Knowing his love of mezcal. I invited Oliver to a grand tasting organized for the Mezcal Growers of Oaxaca by Yira Vallejo, now of the exquisite Pierde Almas brand. (I credit Yira for putting mezcal on the map…Well, after Ron Cooper, the man!) In his methodical way, Oliver went from one mezcal stand to the other asking questions, trying to determine what gave each brand its distinct flavor. He was not finished when I left but I heard that when he got home he had eight bottles of mezcal with him.
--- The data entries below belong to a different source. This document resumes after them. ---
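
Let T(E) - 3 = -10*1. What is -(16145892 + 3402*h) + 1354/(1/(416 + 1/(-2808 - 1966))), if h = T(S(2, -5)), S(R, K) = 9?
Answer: -37138889695/2387 ≈ -1.5559e+7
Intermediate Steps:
T(E) = -7 (T(E) = 3 - 10*1 = 3 - 10 = -7)
h = -7
-(16145892 + 3402*h) + 1354/(1/(416 + 1/(-2808 - 1966))) = -3402/(1/(4746 - 7)) + 1354/(1/(416 + 1/(-2808 - 1966))) = -3402/(1/4739) + 1354/(1/(416 + 1/(-4774))) = -3402/1/4739 + 1354/(1/(416 - 1/4774)) = -3402*4739 + 1354/(1/(1985983/4774)) = -16122078 + 1354/(4774/1985983) = -16122078 + 1354*(1985983/4774) = -16122078 + 1344510491/2387 = -37138889695/2387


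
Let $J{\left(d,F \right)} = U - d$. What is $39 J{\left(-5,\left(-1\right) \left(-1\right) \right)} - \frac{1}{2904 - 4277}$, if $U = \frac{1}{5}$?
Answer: $\frac{1392227}{6865} \approx 202.8$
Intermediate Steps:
$U = \frac{1}{5} \approx 0.2$
$J{\left(d,F \right)} = \frac{1}{5} - d$
$39 J{\left(-5,\left(-1\right) \left(-1\right) \right)} - \frac{1}{2904 - 4277} = 39 \left(\frac{1}{5} - -5\right) - \frac{1}{2904 - 4277} = 39 \left(\frac{1}{5} + 5\right) - \frac{1}{-1373} = 39 \cdot \frac{26}{5} - - \frac{1}{1373} = \frac{1014}{5} + \frac{1}{1373} = \frac{1392227}{6865}$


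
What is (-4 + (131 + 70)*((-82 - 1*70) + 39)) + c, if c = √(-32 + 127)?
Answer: -22717 + √95 ≈ -22707.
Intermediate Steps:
c = √95 ≈ 9.7468
(-4 + (131 + 70)*((-82 - 1*70) + 39)) + c = (-4 + (131 + 70)*((-82 - 1*70) + 39)) + √95 = (-4 + 201*((-82 - 70) + 39)) + √95 = (-4 + 201*(-152 + 39)) + √95 = (-4 + 201*(-113)) + √95 = (-4 - 22713) + √95 = -22717 + √95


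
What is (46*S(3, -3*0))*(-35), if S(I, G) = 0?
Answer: 0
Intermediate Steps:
(46*S(3, -3*0))*(-35) = (46*0)*(-35) = 0*(-35) = 0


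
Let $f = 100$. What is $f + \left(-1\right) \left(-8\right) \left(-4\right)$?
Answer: $68$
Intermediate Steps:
$f + \left(-1\right) \left(-8\right) \left(-4\right) = 100 + \left(-1\right) \left(-8\right) \left(-4\right) = 100 + 8 \left(-4\right) = 100 - 32 = 68$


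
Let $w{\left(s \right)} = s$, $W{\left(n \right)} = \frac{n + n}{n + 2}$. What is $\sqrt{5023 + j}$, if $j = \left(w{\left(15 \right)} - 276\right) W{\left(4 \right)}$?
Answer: $5 \sqrt{187} \approx 68.374$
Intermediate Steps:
$W{\left(n \right)} = \frac{2 n}{2 + n}$
$j = -348$ ($j = \left(15 - 276\right) 2 \cdot 4 \frac{1}{2 + 4} = \left(15 - 276\right) 2 \cdot 4 \cdot \frac{1}{6} = - 261 \cdot 2 \cdot 4 \cdot \frac{1}{6} = \left(-261\right) \frac{4}{3} = -348$)
$\sqrt{5023 + j} = \sqrt{5023 - 348} = \sqrt{4675} = 5 \sqrt{187}$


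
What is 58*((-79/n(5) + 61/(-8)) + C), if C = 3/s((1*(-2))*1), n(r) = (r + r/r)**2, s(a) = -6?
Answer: -21547/36 ≈ -598.53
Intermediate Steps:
n(r) = (1 + r)**2 (n(r) = (r + 1)**2 = (1 + r)**2)
C = -1/2 (C = 3/(-6) = 3*(-1/6) = -1/2 ≈ -0.50000)
58*((-79/n(5) + 61/(-8)) + C) = 58*((-79/(1 + 5)**2 + 61/(-8)) - 1/2) = 58*((-79/(6**2) + 61*(-1/8)) - 1/2) = 58*((-79/36 - 61/8) - 1/2) = 58*(-707/72 - 1/2) = 58*(-743/72) = -21547/36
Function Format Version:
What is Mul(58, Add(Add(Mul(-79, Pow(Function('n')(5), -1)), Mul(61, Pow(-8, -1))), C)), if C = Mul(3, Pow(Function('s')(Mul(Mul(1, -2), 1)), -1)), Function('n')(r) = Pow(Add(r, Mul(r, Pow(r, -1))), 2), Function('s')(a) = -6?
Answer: Rational(-21547, 36) ≈ -598.53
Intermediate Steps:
Function('n')(r) = Pow(Add(1, r), 2) (Function('n')(r) = Pow(Add(r, 1), 2) = Pow(Add(1, r), 2))
C = Rational(-1, 2) (C = Mul(3, Pow(-6, -1)) = Mul(3, Rational(-1, 6)) = Rational(-1, 2) ≈ -0.50000)
Mul(58, Add(Add(Mul(-79, Pow(Function('n')(5), -1)), Mul(61, Pow(-8, -1))), C)) = Mul(58, Add(Add(Mul(-79, Pow(Pow(Add(1, 5), 2), -1)), Mul(61, Pow(-8, -1))), Rational(-1, 2))) = Mul(58, Add(Add(Mul(-79, Pow(Pow(6, 2), -1)), Mul(61, Rational(-1, 8))), Rational(-1, 2))) = Mul(58, Add(Add(Mul(-79, Pow(36, -1)), Rational(-61, 8)), Rational(-1, 2))) = Mul(58, Add(Add(Mul(-79, Rational(1, 36)), Rational(-61, 8)), Rational(-1, 2))) = Mul(58, Add(Add(Rational(-79, 36), Rational(-61, 8)), Rational(-1, 2))) = Mul(58, Add(Rational(-707, 72), Rational(-1, 2))) = Mul(58, Rational(-743, 72)) = Rational(-21547, 36)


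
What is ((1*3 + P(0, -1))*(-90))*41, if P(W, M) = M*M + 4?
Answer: -29520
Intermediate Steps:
P(W, M) = 4 + M**2 (P(W, M) = M**2 + 4 = 4 + M**2)
((1*3 + P(0, -1))*(-90))*41 = ((1*3 + (4 + (-1)**2))*(-90))*41 = ((3 + (4 + 1))*(-90))*41 = ((3 + 5)*(-90))*41 = (8*(-90))*41 = -720*41 = -29520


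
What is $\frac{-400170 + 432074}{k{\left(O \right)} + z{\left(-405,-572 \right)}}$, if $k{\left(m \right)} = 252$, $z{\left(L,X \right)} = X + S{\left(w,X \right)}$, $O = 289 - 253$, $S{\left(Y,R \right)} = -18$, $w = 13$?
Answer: $- \frac{15952}{169} \approx -94.391$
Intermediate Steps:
$O = 36$ ($O = 289 - 253 = 36$)
$z{\left(L,X \right)} = -18 + X$ ($z{\left(L,X \right)} = X - 18 = -18 + X$)
$\frac{-400170 + 432074}{k{\left(O \right)} + z{\left(-405,-572 \right)}} = \frac{-400170 + 432074}{252 - 590} = \frac{31904}{252 - 590} = \frac{31904}{-338} = 31904 \left(- \frac{1}{338}\right) = - \frac{15952}{169}$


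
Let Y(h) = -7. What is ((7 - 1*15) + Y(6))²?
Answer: 225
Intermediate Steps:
((7 - 1*15) + Y(6))² = ((7 - 1*15) - 7)² = ((7 - 15) - 7)² = (-8 - 7)² = (-15)² = 225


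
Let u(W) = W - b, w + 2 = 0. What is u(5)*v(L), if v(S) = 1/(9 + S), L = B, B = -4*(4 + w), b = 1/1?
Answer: 4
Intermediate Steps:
w = -2 (w = -2 + 0 = -2)
b = 1
B = -8 (B = -4*(4 - 2) = -4*2 = -8)
L = -8
u(W) = -1 + W (u(W) = W - 1*1 = W - 1 = -1 + W)
u(5)*v(L) = (-1 + 5)/(9 - 8) = 4/1 = 4*1 = 4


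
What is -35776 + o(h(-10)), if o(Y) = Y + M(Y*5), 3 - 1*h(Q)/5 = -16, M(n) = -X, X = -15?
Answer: -35666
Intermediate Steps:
M(n) = 15 (M(n) = -1*(-15) = 15)
h(Q) = 95 (h(Q) = 15 - 5*(-16) = 15 + 80 = 95)
o(Y) = 15 + Y (o(Y) = Y + 15 = 15 + Y)
-35776 + o(h(-10)) = -35776 + (15 + 95) = -35776 + 110 = -35666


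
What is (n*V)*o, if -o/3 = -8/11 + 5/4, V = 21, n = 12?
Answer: -4347/11 ≈ -395.18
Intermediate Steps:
o = -69/44 (o = -3*(-8/11 + 5/4) = -3*23/44 = -69/44 ≈ -1.5682)
(n*V)*o = (12*21)*(-69/44) = 252*(-69/44) = -4347/11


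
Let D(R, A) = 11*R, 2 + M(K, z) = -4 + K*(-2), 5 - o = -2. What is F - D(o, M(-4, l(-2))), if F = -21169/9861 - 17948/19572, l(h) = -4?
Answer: -61318515/765871 ≈ -80.064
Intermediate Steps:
o = 7 (o = 5 - 1*(-2) = 5 + 2 = 7)
M(K, z) = -6 - 2*K (M(K, z) = -2 + (-4 + K*(-2)) = -2 + (-4 - 2*K) = -6 - 2*K)
F = -2346448/765871 (F = -21169*1/9861 - 17948*1/19572 = -21169/9861 - 641/699 = -2346448/765871 ≈ -3.0638)
F - D(o, M(-4, l(-2))) = -2346448/765871 - 11*7 = -2346448/765871 - 1*77 = -2346448/765871 - 77 = -61318515/765871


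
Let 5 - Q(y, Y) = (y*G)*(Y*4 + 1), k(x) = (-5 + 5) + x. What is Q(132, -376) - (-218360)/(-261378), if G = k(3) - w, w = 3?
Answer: 544265/130689 ≈ 4.1646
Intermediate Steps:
k(x) = x (k(x) = 0 + x = x)
G = 0 (G = 3 - 1*3 = 3 - 3 = 0)
Q(y, Y) = 5 (Q(y, Y) = 5 - y*0*(Y*4 + 1) = 5 - 0*(4*Y + 1) = 5 - 0*(1 + 4*Y) = 5 - 1*0 = 5 + 0 = 5)
Q(132, -376) - (-218360)/(-261378) = 5 - (-218360)/(-261378) = 5 - (-218360)*(-1)/261378 = 5 - 1*109180/130689 = 5 - 109180/130689 = 544265/130689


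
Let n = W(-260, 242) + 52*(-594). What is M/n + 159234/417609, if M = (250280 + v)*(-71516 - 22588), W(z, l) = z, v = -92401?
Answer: 517036736579248/1083973761 ≈ 4.7698e+5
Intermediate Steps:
M = -14857045416 (M = (250280 - 92401)*(-71516 - 22588) = 157879*(-94104) = -14857045416)
n = -31148 (n = -260 + 52*(-594) = -260 - 30888 = -31148)
M/n + 159234/417609 = -14857045416/(-31148) + 159234/417609 = -14857045416*(-1/31148) + 159234*(1/417609) = 3714261354/7787 + 53078/139203 = 517036736579248/1083973761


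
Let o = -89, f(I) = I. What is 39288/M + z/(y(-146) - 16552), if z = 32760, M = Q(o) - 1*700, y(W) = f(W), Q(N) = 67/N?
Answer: -3357216892/57855787 ≈ -58.027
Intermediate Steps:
y(W) = W
M = -62367/89 (M = 67/(-89) - 1*700 = 67*(-1/89) - 700 = -67/89 - 700 = -62367/89 ≈ -700.75)
39288/M + z/(y(-146) - 16552) = 39288/(-62367/89) + 32760/(-146 - 16552) = 39288*(-89/62367) + 32760/(-16698) = -1165544/20789 + 32760*(-1/16698) = -1165544/20789 - 5460/2783 = -3357216892/57855787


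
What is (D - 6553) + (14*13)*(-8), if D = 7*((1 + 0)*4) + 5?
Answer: -7976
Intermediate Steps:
D = 33 (D = 7*(1*4) + 5 = 7*4 + 5 = 28 + 5 = 33)
(D - 6553) + (14*13)*(-8) = (33 - 6553) + (14*13)*(-8) = -6520 + 182*(-8) = -6520 - 1456 = -7976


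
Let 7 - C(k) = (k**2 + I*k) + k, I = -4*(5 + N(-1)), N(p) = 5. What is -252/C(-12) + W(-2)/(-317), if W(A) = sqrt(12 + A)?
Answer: 252/605 - sqrt(10)/317 ≈ 0.40655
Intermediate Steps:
I = -40 (I = -4*(5 + 5) = -4*10 = -40)
C(k) = 7 - k**2 + 39*k (C(k) = 7 - ((k**2 - 40*k) + k) = 7 - (k**2 - 39*k) = 7 + (-k**2 + 39*k) = 7 - k**2 + 39*k)
-252/C(-12) + W(-2)/(-317) = -252/(7 - 1*(-12)**2 + 39*(-12)) + sqrt(12 - 2)/(-317) = -252/(7 - 1*144 - 468) + sqrt(10)*(-1/317) = -252/(7 - 144 - 468) - sqrt(10)/317 = -252/(-605) - sqrt(10)/317 = -252*(-1/605) - sqrt(10)/317 = 252/605 - sqrt(10)/317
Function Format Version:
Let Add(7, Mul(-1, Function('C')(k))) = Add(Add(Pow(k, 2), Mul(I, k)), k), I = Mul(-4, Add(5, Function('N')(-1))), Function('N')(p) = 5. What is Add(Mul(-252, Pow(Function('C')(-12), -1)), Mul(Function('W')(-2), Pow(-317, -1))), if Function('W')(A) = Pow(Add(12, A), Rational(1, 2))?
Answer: Add(Rational(252, 605), Mul(Rational(-1, 317), Pow(10, Rational(1, 2)))) ≈ 0.40655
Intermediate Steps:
I = -40 (I = Mul(-4, Add(5, 5)) = Mul(-4, 10) = -40)
Function('C')(k) = Add(7, Mul(-1, Pow(k, 2)), Mul(39, k)) (Function('C')(k) = Add(7, Mul(-1, Add(Add(Pow(k, 2), Mul(-40, k)), k))) = Add(7, Mul(-1, Add(Pow(k, 2), Mul(-39, k)))) = Add(7, Add(Mul(-1, Pow(k, 2)), Mul(39, k))) = Add(7, Mul(-1, Pow(k, 2)), Mul(39, k)))
Add(Mul(-252, Pow(Function('C')(-12), -1)), Mul(Function('W')(-2), Pow(-317, -1))) = Add(Mul(-252, Pow(Add(7, Mul(-1, Pow(-12, 2)), Mul(39, -12)), -1)), Mul(Pow(Add(12, -2), Rational(1, 2)), Pow(-317, -1))) = Add(Mul(-252, Pow(Add(7, Mul(-1, 144), -468), -1)), Mul(Pow(10, Rational(1, 2)), Rational(-1, 317))) = Add(Mul(-252, Pow(Add(7, -144, -468), -1)), Mul(Rational(-1, 317), Pow(10, Rational(1, 2)))) = Add(Mul(-252, Pow(-605, -1)), Mul(Rational(-1, 317), Pow(10, Rational(1, 2)))) = Add(Mul(-252, Rational(-1, 605)), Mul(Rational(-1, 317), Pow(10, Rational(1, 2)))) = Add(Rational(252, 605), Mul(Rational(-1, 317), Pow(10, Rational(1, 2))))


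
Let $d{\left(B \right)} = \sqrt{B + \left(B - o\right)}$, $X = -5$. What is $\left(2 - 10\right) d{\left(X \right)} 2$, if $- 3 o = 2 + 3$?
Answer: $- \frac{80 i \sqrt{3}}{3} \approx - 46.188 i$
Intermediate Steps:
$o = - \frac{5}{3}$ ($o = - \frac{2 + 3}{3} = \left(- \frac{1}{3}\right) 5 = - \frac{5}{3} \approx -1.6667$)
$d{\left(B \right)} = \sqrt{\frac{5}{3} + 2 B}$ ($d{\left(B \right)} = \sqrt{B + \left(B - - \frac{5}{3}\right)} = \sqrt{B + \left(B + \frac{5}{3}\right)} = \sqrt{B + \left(\frac{5}{3} + B\right)} = \sqrt{\frac{5}{3} + 2 B}$)
$\left(2 - 10\right) d{\left(X \right)} 2 = \left(2 - 10\right) \frac{\sqrt{15 + 18 \left(-5\right)}}{3} \cdot 2 = - 8 \frac{\sqrt{15 - 90}}{3} \cdot 2 = - 8 \frac{\sqrt{-75}}{3} \cdot 2 = - 8 \frac{5 i \sqrt{3}}{3} \cdot 2 = - \frac{40 i \sqrt{3}}{3} \cdot 2 = - \frac{80 i \sqrt{3}}{3}$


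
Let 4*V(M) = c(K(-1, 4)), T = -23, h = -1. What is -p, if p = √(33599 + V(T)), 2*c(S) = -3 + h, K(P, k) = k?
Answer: -√134394/2 ≈ -183.30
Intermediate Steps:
c(S) = -2 (c(S) = (-3 - 1)/2 = (½)*(-4) = -2)
V(M) = -½ (V(M) = (¼)*(-2) = -½)
p = √134394/2 (p = √(33599 - ½) = √(67197/2) = √134394/2 ≈ 183.30)
-p = -√134394/2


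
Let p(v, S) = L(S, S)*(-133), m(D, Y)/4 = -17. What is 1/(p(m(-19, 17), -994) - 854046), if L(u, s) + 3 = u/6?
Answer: -3/2494840 ≈ -1.2025e-6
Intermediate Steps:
m(D, Y) = -68 (m(D, Y) = 4*(-17) = -68)
L(u, s) = -3 + u/6
p(v, S) = 399 - 133*S/6 (p(v, S) = (-3 + S/6)*(-133) = 399 - 133*S/6)
1/(p(m(-19, 17), -994) - 854046) = 1/((399 - 133/6*(-994)) - 854046) = 1/((399 + 66101/3) - 854046) = 1/(67298/3 - 854046) = 1/(-2494840/3) = -3/2494840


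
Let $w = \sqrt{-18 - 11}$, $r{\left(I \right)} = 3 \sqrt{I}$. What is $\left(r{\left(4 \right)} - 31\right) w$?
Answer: $- 25 i \sqrt{29} \approx - 134.63 i$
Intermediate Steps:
$w = i \sqrt{29}$ ($w = \sqrt{-29} = i \sqrt{29} \approx 5.3852 i$)
$\left(r{\left(4 \right)} - 31\right) w = \left(3 \sqrt{4} - 31\right) i \sqrt{29} = \left(3 \cdot 2 - 31\right) i \sqrt{29} = \left(6 - 31\right) i \sqrt{29} = - 25 i \sqrt{29}$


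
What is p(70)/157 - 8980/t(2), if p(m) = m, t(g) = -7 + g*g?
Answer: 1410070/471 ≈ 2993.8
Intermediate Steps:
t(g) = -7 + g²
p(70)/157 - 8980/t(2) = 70/157 - 8980/(-7 + 2²) = 70*(1/157) - 8980/(-7 + 4) = 70/157 - 8980/(-3) = 70/157 - 8980*(-⅓) = 70/157 + 8980/3 = 1410070/471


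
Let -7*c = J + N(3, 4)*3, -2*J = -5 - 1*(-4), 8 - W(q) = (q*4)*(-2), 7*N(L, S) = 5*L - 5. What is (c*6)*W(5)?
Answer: -9648/49 ≈ -196.90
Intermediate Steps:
N(L, S) = -5/7 + 5*L/7 (N(L, S) = (5*L - 5)/7 = (-5 + 5*L)/7 = -5/7 + 5*L/7)
W(q) = 8 + 8*q (W(q) = 8 - q*4*(-2) = 8 - 4*q*(-2) = 8 - (-8)*q = 8 + 8*q)
J = ½ (J = -(-5 - 1*(-4))/2 = -(-5 + 4)/2 = -½*(-1) = ½ ≈ 0.50000)
c = -67/98 (c = -(½ + (-5/7 + (5/7)*3)*3)/7 = -(½ + (-5/7 + 15/7)*3)/7 = -(½ + (10/7)*3)/7 = -(½ + 30/7)/7 = -⅐*67/14 = -67/98 ≈ -0.68367)
(c*6)*W(5) = (-67/98*6)*(8 + 8*5) = -201*(8 + 40)/49 = -201/49*48 = -9648/49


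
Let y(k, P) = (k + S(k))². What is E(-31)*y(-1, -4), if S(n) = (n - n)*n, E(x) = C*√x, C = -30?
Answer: -30*I*√31 ≈ -167.03*I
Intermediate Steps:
E(x) = -30*√x
S(n) = 0 (S(n) = 0*n = 0)
y(k, P) = k² (y(k, P) = (k + 0)² = k²)
E(-31)*y(-1, -4) = -30*I*√31*(-1)² = -30*I*√31*1 = -30*I*√31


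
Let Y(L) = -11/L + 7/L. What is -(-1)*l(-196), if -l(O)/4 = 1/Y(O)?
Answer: -196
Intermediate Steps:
Y(L) = -4/L
l(O) = O (l(O) = -4*(-O/4) = -(-1)*O = O)
-(-1)*l(-196) = -(-1)*(-196) = -1*196 = -196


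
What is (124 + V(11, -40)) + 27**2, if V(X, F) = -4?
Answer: 849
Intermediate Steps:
(124 + V(11, -40)) + 27**2 = (124 - 4) + 27**2 = 120 + 729 = 849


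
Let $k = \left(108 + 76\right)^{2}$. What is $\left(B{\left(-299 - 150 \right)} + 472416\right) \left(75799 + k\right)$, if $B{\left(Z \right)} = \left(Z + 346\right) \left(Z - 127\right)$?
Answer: $58308388320$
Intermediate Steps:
$B{\left(Z \right)} = \left(-127 + Z\right) \left(346 + Z\right)$ ($B{\left(Z \right)} = \left(346 + Z\right) \left(-127 + Z\right) = \left(-127 + Z\right) \left(346 + Z\right)$)
$k = 33856$ ($k = 184^{2} = 33856$)
$\left(B{\left(-299 - 150 \right)} + 472416\right) \left(75799 + k\right) = \left(\left(-43942 + \left(-299 - 150\right)^{2} + 219 \left(-299 - 150\right)\right) + 472416\right) \left(75799 + 33856\right) = \left(\left(-43942 + \left(-299 - 150\right)^{2} + 219 \left(-299 - 150\right)\right) + 472416\right) 109655 = \left(\left(-43942 + \left(-449\right)^{2} + 219 \left(-449\right)\right) + 472416\right) 109655 = \left(\left(-43942 + 201601 - 98331\right) + 472416\right) 109655 = \left(59328 + 472416\right) 109655 = 531744 \cdot 109655 = 58308388320$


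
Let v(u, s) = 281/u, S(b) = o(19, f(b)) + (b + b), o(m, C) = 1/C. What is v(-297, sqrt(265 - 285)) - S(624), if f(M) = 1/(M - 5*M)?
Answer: 370375/297 ≈ 1247.1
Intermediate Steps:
f(M) = -1/(4*M) (f(M) = 1/(-4*M) = -1/(4*M))
S(b) = -2*b (S(b) = 1/(-1/(4*b)) + (b + b) = -4*b + 2*b = -2*b)
v(-297, sqrt(265 - 285)) - S(624) = 281/(-297) - (-2)*624 = 281*(-1/297) - 1*(-1248) = -281/297 + 1248 = 370375/297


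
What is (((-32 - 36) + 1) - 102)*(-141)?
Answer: 23829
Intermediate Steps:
(((-32 - 36) + 1) - 102)*(-141) = ((-68 + 1) - 102)*(-141) = (-67 - 102)*(-141) = -169*(-141) = 23829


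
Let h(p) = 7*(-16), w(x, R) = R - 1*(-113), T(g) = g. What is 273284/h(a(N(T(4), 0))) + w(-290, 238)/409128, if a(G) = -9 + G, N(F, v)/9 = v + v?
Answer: -2329335355/954632 ≈ -2440.0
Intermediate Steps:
w(x, R) = 113 + R (w(x, R) = R + 113 = 113 + R)
N(F, v) = 18*v (N(F, v) = 9*(v + v) = 9*(2*v) = 18*v)
h(p) = -112
273284/h(a(N(T(4), 0))) + w(-290, 238)/409128 = 273284/(-112) + (113 + 238)/409128 = 273284*(-1/112) + 351*(1/409128) = -68321/28 + 117/136376 = -2329335355/954632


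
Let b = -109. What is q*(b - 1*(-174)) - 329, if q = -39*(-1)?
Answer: 2206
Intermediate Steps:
q = 39
q*(b - 1*(-174)) - 329 = 39*(-109 - 1*(-174)) - 329 = 39*(-109 + 174) - 329 = 39*65 - 329 = 2535 - 329 = 2206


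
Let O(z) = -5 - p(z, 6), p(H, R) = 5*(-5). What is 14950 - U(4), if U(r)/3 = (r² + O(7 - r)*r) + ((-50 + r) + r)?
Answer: 14788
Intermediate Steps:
p(H, R) = -25
O(z) = 20 (O(z) = -5 - 1*(-25) = -5 + 25 = 20)
U(r) = -150 + 3*r² + 66*r (U(r) = 3*((r² + 20*r) + ((-50 + r) + r)) = 3*((r² + 20*r) + (-50 + 2*r)) = 3*(-50 + r² + 22*r) = -150 + 3*r² + 66*r)
14950 - U(4) = 14950 - (-150 + 3*4² + 66*4) = 14950 - (-150 + 3*16 + 264) = 14950 - (-150 + 48 + 264) = 14950 - 1*162 = 14950 - 162 = 14788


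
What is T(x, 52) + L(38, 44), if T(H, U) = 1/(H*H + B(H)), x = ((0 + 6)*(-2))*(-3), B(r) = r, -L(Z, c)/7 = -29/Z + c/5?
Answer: -7118779/126540 ≈ -56.257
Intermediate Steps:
L(Z, c) = 203/Z - 7*c/5 (L(Z, c) = -7*(-29/Z + c/5) = 203/Z - 7*c/5)
x = 36 (x = (6*(-2))*(-3) = -12*(-3) = 36)
T(H, U) = 1/(H + H**2) (T(H, U) = 1/(H*H + H) = 1/(H**2 + H) = 1/(H + H**2))
T(x, 52) + L(38, 44) = 1/(36*(1 + 36)) + (203/38 - 7/5*44) = (1/36)/37 + (203*(1/38) - 308/5) = (1/36)*(1/37) + (203/38 - 308/5) = 1/1332 - 10689/190 = -7118779/126540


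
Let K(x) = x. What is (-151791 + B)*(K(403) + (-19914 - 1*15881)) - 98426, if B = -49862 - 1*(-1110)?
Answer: 7097519430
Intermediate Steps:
B = -48752 (B = -49862 + 1110 = -48752)
(-151791 + B)*(K(403) + (-19914 - 1*15881)) - 98426 = (-151791 - 48752)*(403 + (-19914 - 1*15881)) - 98426 = -200543*(403 + (-19914 - 15881)) - 98426 = -200543*(403 - 35795) - 98426 = -200543*(-35392) - 98426 = 7097617856 - 98426 = 7097519430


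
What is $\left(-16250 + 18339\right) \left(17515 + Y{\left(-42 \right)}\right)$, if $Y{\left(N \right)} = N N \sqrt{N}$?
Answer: $36588835 + 3684996 i \sqrt{42} \approx 3.6589 \cdot 10^{7} + 2.3882 \cdot 10^{7} i$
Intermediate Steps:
$Y{\left(N \right)} = N^{\frac{5}{2}}$ ($Y{\left(N \right)} = N^{2} \sqrt{N} = N^{\frac{5}{2}}$)
$\left(-16250 + 18339\right) \left(17515 + Y{\left(-42 \right)}\right) = \left(-16250 + 18339\right) \left(17515 + \left(-42\right)^{\frac{5}{2}}\right) = 2089 \left(17515 + 1764 i \sqrt{42}\right) = 36588835 + 3684996 i \sqrt{42}$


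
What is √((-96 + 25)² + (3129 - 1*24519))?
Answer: I*√16349 ≈ 127.86*I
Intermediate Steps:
√((-96 + 25)² + (3129 - 1*24519)) = √((-71)² + (3129 - 24519)) = √(5041 - 21390) = √(-16349) = I*√16349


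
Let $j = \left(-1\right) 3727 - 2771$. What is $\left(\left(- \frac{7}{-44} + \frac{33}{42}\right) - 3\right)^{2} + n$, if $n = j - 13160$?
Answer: $- \frac{1864435823}{94864} \approx -19654.0$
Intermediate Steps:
$j = -6498$ ($j = -3727 - 2771 = -6498$)
$n = -19658$ ($n = -6498 - 13160 = -19658$)
$\left(\left(- \frac{7}{-44} + \frac{33}{42}\right) - 3\right)^{2} + n = \left(\left(- \frac{7}{-44} + \frac{33}{42}\right) - 3\right)^{2} - 19658 = \left(\left(\left(-7\right) \left(- \frac{1}{44}\right) + 33 \cdot \frac{1}{42}\right) - 3\right)^{2} - 19658 = \left(\left(\frac{7}{44} + \frac{11}{14}\right) - 3\right)^{2} - 19658 = \left(\frac{291}{308} - 3\right)^{2} - 19658 = \left(- \frac{633}{308}\right)^{2} - 19658 = \frac{400689}{94864} - 19658 = - \frac{1864435823}{94864}$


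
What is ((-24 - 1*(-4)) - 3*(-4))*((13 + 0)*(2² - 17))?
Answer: 1352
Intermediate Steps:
((-24 - 1*(-4)) - 3*(-4))*((13 + 0)*(2² - 17)) = ((-24 + 4) + 12)*(13*(4 - 17)) = (-20 + 12)*(13*(-13)) = -8*(-169) = 1352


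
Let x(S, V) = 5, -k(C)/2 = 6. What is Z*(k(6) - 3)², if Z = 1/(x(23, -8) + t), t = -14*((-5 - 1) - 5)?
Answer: 75/53 ≈ 1.4151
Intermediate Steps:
k(C) = -12 (k(C) = -2*6 = -12)
t = 154 (t = -14*(-6 - 5) = -14*(-11) = 154)
Z = 1/159 (Z = 1/(5 + 154) = 1/159 ≈ 0.0062893)
Z*(k(6) - 3)² = (-12 - 3)²/159 = (1/159)*(-15)² = (1/159)*225 = 75/53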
The most difficult things to part with when Harvard’s Schlesinger Library acquired my papers in 2013 were Oliver’s letters to me but I still have this relatively recent letter and his sweet inscriptions in all his books, such as these two. (I don’t understand the use of diffidence but sense that it is something like respect.) They tell the story of our friendship but most of all I guard the memories of happy times we shared and difficult times that he helped me through. I will miss you dearly loving friend.
PS: This has been very difficult piece for me to write and it is not complete. I had to put something up on this special holiday.